Must-Read: Ta-Nehisi Coates: President Obama on Color-Blind Policy and Color-Conscious Morality
Must-Read: My assorted progeny complain that I have not referred enough things from Ta-Nehisi Coates recently. They are correct. In America today, unfortunately, formally race-blind policy discourse on poverty and inequality is and will not for a long time be truly race-blind at all:
President Obama on Color-Blind Policy and Color-Conscious Morality: “You will hear no policy targeted toward black people…
:…coming out of the Obama White House…. The standard progressive approach… is to mix color-conscious moral invective with color-blind public policy…. Asserting the moral faults of black people tends to gain votes. Asserting the moral faults of their government, not so much. I am sure Obama sincerely believes in the moral invective he offers. But I suspect he believes a lot more about his country which he chooses not to share….
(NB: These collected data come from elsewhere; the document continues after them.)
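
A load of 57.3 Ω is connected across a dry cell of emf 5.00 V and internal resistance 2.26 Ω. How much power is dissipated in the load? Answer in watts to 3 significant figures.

0.404 W

Find the circuit current first, then P = I²R for the load (series elements share I).
I = ε / (r + R) = 5.00 / (2.26 + 57.3) = 0.08395 A
P_load = I² R = (0.08395)² × 57.3 = 0.4038 W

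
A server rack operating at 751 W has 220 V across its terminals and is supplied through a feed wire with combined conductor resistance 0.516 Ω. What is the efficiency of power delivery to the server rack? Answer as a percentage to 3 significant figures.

I = P / V = 751 / 220 = 3.414 A through the feed wire.
P_line = I² R_line = (3.414)² × 0.516 = 6.013 W
P_source = P_load + P_line = 751.0 + 6.013 = 757.0 W
η = P_load / P_source = 751.0 / 757.0 = 0.9921

99.2 %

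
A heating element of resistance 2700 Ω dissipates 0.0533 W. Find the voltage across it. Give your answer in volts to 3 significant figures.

From P = V I = I²R = V²/R, with the two given quantities we get V = √(P R).
V = √(0.0533 × 2700) = 12.00 V

12.0 V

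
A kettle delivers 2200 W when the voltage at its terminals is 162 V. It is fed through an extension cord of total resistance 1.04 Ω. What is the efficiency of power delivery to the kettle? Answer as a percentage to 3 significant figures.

I = P / V = 2200 / 162 = 13.58 A through the extension cord.
P_line = I² R_line = (13.58)² × 1.04 = 191.8 W
P_source = P_load + P_line = 2200 + 191.8 = 2392 W
η = P_load / P_source = 2200 / 2392 = 0.9198

92.0 %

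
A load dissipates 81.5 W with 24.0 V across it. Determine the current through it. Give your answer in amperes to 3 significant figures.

Rearranging the power relation for the two known quantities gives I = P / V.
I = 81.5 / 24.0 = 3.396 A

3.40 A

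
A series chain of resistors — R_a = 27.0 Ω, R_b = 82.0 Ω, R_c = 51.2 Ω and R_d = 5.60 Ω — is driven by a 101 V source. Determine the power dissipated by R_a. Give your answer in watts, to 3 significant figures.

Since the resistors are in series they all carry the loop current I = V/R_total; the power in any one is I²R.
R_total = 27.0 + 82.0 + 51.2 + 5.60 = 165.8 Ω
I = V / R_total = 101 / 165.8 = 0.6092 A
P_R_a = I² × R_a = (0.6092)² × 27.0 = 10.02 W

10.0 W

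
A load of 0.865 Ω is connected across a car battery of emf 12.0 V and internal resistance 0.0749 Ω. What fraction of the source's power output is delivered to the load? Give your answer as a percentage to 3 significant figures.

92.0 %

The source delivers εI, of which I²R reaches the load and I²r is lost; since I is common, η = R/(R+r).
η = R / (R + r) = 0.865 / (0.865 + 0.0749) = 0.9203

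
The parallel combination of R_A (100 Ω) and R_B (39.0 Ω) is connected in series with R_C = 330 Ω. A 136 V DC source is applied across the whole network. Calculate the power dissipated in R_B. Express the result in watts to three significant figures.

Collapse the R_A‖R_B pair into one equivalent R_p; then R_p and R_C form a series string.
R_p = (100×39.0)/(100+39.0) = 28.06 Ω
R_total = R_p + 330 = 28.06 + 330 = 358.1 Ω
I = V / R_total = 136 / 358.1 = 0.3798 A
Voltage across the parallel pair: V_p = I × R_p = 0.3798 × 28.06 = 10.66 V
R_B has V_p across it, so P = V_p²/R_B.
P_R_B = (10.66)² / 39.0 = 2.912 W

2.91 W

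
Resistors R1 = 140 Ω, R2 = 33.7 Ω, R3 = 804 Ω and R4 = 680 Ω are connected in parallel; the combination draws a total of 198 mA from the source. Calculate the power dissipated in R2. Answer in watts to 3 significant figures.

We need the common branch voltage; get it from I_total × R_eq, then P = V²/R for the branch.
1/R_eq = 1/140 + 1/33.7 + 1/804 + 1/680 ⇒ R_eq = 25.30 Ω
V = I_total × R_eq = 0.1980 × 25.30 = 5.009 V
P_R2 = V² / R2 = (5.009)² / 33.7 = 0.7444 W

0.744 W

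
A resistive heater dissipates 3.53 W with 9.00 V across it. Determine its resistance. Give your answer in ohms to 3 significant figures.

22.9 Ω

Inverting the appropriate power form: R = V² / P.
R = (9.00)² / 3.53 = 22.95 Ω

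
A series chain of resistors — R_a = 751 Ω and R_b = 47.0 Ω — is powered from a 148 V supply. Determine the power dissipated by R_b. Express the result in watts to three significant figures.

1.62 W

In a series string the same current flows through every resistor — find that current, then P = I²R for the one we want.
R_total = 751 + 47.0 = 798.0 Ω
I = V / R_total = 148 / 798.0 = 0.1855 A
P_R_b = I² × R_b = (0.1855)² × 47.0 = 1.617 W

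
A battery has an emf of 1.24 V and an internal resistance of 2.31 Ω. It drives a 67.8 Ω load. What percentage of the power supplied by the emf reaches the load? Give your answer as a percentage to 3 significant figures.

96.7 %

η = P_load/(P_load+P_int) = I²R/(I²R+I²r) = R/(R+r) — the I² cancels for series elements.
η = R / (R + r) = 67.8 / (67.8 + 2.31) = 0.9671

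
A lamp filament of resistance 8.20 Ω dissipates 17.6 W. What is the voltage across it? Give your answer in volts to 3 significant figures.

Inverting the appropriate power form: V = √(P R).
V = √(17.6 × 8.20) = 12.01 V

12.0 V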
Consider that in a conversation about poverty, featuring America’s first black president, one of its most accomplished progressive political scientists, and one of its most important liberal columnists, the word ‘racism’ does not appear in the transcript once…. This is not a ‘both/and.’ It is a bait and switch. The moral failings of black people are directly addressed. The centuries-old failings of their local, state, and federal government, less so. One need not imagine what a ‘both/and’ approach might sound like, to understand why a president of the United States can’t actually offer one. At best, one can hope for reference to ‘past injustice.’… Perhaps the progressive approach, no matter how intellectually dishonest, is ultimately politically prudent. I don’t wish to minimize the difficulty, rhetorical and otherwise, of being the first black president of a congenitally racist country. In that business, Obama has gotten a lot right. But his ‘both/and’ approach has been very wrong. One way around the conundrum is for the president to say as little as possible….
These people have never tired of hearing is another discourse on the lack of black morality or on the failings of black culture. It saddens me to see the president so sincerely oblige.”